The following example demonstrates how to serially execute a series of tasks that require asynchronous calculations to obtain results:
'use strict'; var logging = document.getElementById('test-promise2-log'); while (logging.children.length > 1) { logging.removeChild(logging.children[logging.children.length - 1]); } function log(s) { var p = document.createElement('p'); p.innerHTML = s; logging.appendChild(p); }
// 0.5秒后返回input*input的计算结果:
function multiply(input) {
return new Promise(function (resolve, reject) {
log('calculating ' + input + ' x ' + input + '...');
setTimeout(resolve, 500, input * input);
});
}
// 0.5秒后返回input+input的计算结果:
function add(input) {
return new Promise(function (resolve, reject) {
log('calculating ' + input + ' + ' + input + '...');
setTimeout(resolve, 500, input + input);
});
}
var p = new Promise(function (resolve, reject) {
log('start new Promise...');
resolve(123);
});
p.then(multiply)
.then(add)
.then(multiply)
.then(add)
.then(function (result) {
log('Got value: ' + result);
});
In addition to executing several asynchronous tasks serially, Promise can also execute asynchronous tasks in parallel.

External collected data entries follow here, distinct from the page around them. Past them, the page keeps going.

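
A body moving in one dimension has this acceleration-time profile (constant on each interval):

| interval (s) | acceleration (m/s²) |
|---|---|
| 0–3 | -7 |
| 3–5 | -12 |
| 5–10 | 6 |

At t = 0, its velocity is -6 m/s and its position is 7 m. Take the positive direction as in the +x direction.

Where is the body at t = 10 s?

-300.5 m

On each constant-a segment, Δv = aΔt and Δx = v₀Δt + ½aΔt²; chain segment to segment.
0–3 s: v starts -6 m/s; Δx = -6·3 + ½·-7·3² = -49.5 m; v ends -27 m/s.
3–5 s: v starts -27 m/s; Δx = -27·2 + ½·-12·2² = -78 m; v ends -51 m/s.
5–10 s: v starts -51 m/s; Δx = -51·5 + ½·6·5² = -180 m; v ends -21 m/s.
x(10) = 7 + Σ Δx = -300.5 m.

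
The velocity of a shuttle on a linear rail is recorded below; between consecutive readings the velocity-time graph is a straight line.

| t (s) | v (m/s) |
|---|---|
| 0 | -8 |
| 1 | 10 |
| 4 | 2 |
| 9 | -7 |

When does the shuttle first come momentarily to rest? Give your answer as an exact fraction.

t = 4/9 s

v changes sign on 0–1 s (from -8 to 10); the graph is linear there, so v = 0 at t = 0 + (8)·(1 − 0)/(10 − -8) = 4/9 s.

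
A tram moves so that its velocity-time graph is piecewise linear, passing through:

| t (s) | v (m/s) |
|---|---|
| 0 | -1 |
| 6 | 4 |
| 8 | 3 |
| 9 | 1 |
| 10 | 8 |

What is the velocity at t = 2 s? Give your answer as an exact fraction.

On 0–6 s the graph is linear from -1 to 4 m/s: v(2) = -1 + (4 − -1)·(2 − 0)/(6 − 0) = 2/3 m/s.

2/3 m/s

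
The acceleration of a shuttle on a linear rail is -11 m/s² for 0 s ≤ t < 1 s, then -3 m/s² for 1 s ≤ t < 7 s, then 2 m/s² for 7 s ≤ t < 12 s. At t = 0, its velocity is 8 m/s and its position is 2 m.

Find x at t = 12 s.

On each constant-a segment, Δv = aΔt and Δx = v₀Δt + ½aΔt²; chain segment to segment.
0–1 s: v starts 8 m/s; Δx = 8·1 + ½·-11·1² = 2.5 m; v ends -3 m/s.
1–7 s: v starts -3 m/s; Δx = -3·6 + ½·-3·6² = -72 m; v ends -21 m/s.
7–12 s: v starts -21 m/s; Δx = -21·5 + ½·2·5² = -80 m; v ends -11 m/s.
x(12) = 2 + Σ Δx = -147.5 m.

-147.5 m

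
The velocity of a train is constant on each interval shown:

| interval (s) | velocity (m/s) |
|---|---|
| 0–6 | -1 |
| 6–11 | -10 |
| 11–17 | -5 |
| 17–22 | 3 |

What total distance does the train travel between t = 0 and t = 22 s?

Distance (not displacement) is the total path length: add the absolute areas under v-t.
0–6 s: |-1| × 6 = 6 m
6–11 s: |-10| × 5 = 50 m
11–17 s: |-5| × 6 = 30 m
17–22 s: |3| × 5 = 15 m
Total distance = 101 m

101 m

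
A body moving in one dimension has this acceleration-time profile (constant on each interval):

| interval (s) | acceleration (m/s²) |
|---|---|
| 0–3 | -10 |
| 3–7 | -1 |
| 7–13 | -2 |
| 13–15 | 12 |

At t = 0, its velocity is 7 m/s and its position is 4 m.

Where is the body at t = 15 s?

On each constant-a segment, Δv = aΔt and Δx = v₀Δt + ½aΔt²; chain segment to segment.
0–3 s: v starts 7 m/s; Δx = 7·3 + ½·-10·3² = -24 m; v ends -23 m/s.
3–7 s: v starts -23 m/s; Δx = -23·4 + ½·-1·4² = -100 m; v ends -27 m/s.
7–13 s: v starts -27 m/s; Δx = -27·6 + ½·-2·6² = -198 m; v ends -39 m/s.
13–15 s: v starts -39 m/s; Δx = -39·2 + ½·12·2² = -54 m; v ends -15 m/s.
x(15) = 4 + Σ Δx = -372 m.

-372 m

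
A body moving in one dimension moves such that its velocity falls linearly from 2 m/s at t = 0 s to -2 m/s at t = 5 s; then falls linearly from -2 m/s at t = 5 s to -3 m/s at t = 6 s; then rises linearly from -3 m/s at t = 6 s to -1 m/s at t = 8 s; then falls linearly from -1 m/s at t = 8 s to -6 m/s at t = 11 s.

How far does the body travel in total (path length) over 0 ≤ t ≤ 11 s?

Distance (not displacement) is the total path length: add the absolute areas under v-t.
0–5 s: v = 0 at t = 2.5 s; triangle areas 2.5 + 2.5 = 5 m
5–6 s: |½(-2 + -3)(1)| = 2.5 m
6–8 s: |½(-3 + -1)(2)| = 4 m
8–11 s: |½(-1 + -6)(3)| = 10.5 m
Total distance = 22 m

22 m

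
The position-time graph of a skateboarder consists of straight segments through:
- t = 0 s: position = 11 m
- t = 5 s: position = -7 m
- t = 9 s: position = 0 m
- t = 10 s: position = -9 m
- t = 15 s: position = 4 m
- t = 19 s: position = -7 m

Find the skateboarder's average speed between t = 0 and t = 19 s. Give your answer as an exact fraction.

Average speed = (total path length)/(elapsed time); on a piecewise-linear x-t graph the path length is Σ|Δx|.
0–5 s: |Δx| = |-7 − 11| = 18 m
5–9 s: |Δx| = |0 − -7| = 7 m
9–10 s: |Δx| = |-9 − 0| = 9 m
10–15 s: |Δx| = |4 − -9| = 13 m
15–19 s: |Δx| = |-7 − 4| = 11 m
Total path = 58 m; average speed = 58/19 = 58/19 m/s.

58/19 m/s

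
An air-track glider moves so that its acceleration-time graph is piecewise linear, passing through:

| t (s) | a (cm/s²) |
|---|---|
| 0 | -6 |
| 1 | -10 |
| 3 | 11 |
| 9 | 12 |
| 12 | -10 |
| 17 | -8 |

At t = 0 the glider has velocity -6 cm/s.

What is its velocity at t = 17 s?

14 cm/s

Δv equals the area under the a-t graph; then v = v₀ + Δv.
0–1 s: ½(-6 + -10)(1) = -8 cm/s
1–3 s: ½(-10 + 11)(2) = 1 cm/s
3–9 s: ½(11 + 12)(6) = 69 cm/s
9–12 s: ½(12 + -10)(3) = 3 cm/s
12–17 s: ½(-10 + -8)(5) = -45 cm/s
Δv = 20 cm/s, so v(17) = -6 + (20) = 14 cm/s.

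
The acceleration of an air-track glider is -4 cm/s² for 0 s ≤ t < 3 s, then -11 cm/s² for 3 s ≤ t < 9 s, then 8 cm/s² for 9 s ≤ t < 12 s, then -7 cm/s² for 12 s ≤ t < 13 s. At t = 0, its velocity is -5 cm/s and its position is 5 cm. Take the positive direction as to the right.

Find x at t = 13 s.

-603.5 cm

On each constant-a segment, Δv = aΔt and Δx = v₀Δt + ½aΔt²; chain segment to segment.
0–3 s: v starts -5 cm/s; Δx = -5·3 + ½·-4·3² = -33 cm; v ends -17 cm/s.
3–9 s: v starts -17 cm/s; Δx = -17·6 + ½·-11·6² = -300 cm; v ends -83 cm/s.
9–12 s: v starts -83 cm/s; Δx = -83·3 + ½·8·3² = -213 cm; v ends -59 cm/s.
12–13 s: v starts -59 cm/s; Δx = -59·1 + ½·-7·1² = -62.5 cm; v ends -66 cm/s.
x(13) = 5 + Σ Δx = -603.5 cm.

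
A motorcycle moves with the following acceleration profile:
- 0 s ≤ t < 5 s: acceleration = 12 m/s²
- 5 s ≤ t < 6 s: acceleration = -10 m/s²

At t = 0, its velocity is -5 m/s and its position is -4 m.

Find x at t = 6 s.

171 m

On each constant-a segment, Δv = aΔt and Δx = v₀Δt + ½aΔt²; chain segment to segment.
0–5 s: v starts -5 m/s; Δx = -5·5 + ½·12·5² = 125 m; v ends 55 m/s.
5–6 s: v starts 55 m/s; Δx = 55·1 + ½·-10·1² = 50 m; v ends 45 m/s.
x(6) = -4 + Σ Δx = 171 m.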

Imagine a page chat system. We need to obtain the user's personal information and friend list from two different URLs. These two tasks can be performed in parallel. The Promise.all()implementation is as follows:
var p1 = new Promise(function (resolve, reject) {
setTimeout(resolve, 500, 'P1');
});
var p2 = new Promise(function (resolve, reject) {
setTimeout(resolve, 600, 'P2');
});
// 同时执行p1和p2,并在它们都完成后执行then:
Promise.all([p1, p2]).then(function (results) {
console.log(results); // 获得一个Array: ['P1', 'P2']
});
Sometimes, multiple asynchronous tasks are for fault tolerance. For example, to read the user's personal information to two URLs at the same time, you only need to get the result returned first. In this case, use Promise.race():
var p1 = new Promise(function (resolve, reject) {
setTimeout(resolve, 500, 'P1');
});
var p2 = new Promise(function (resolve, reject) {
setTimeout(resolve, 600, 'P2');
});
Promise.race([p1, p2]).then(function (result) {
console.log(result); // 'P1'
});
Due p1to the faster execution, Promise then()will get the result 'P1'. p2The execution continues, but the execution result will be discarded.
If we use Promise in combination, we can combine many asynchronous tasks to execute in parallel and serial.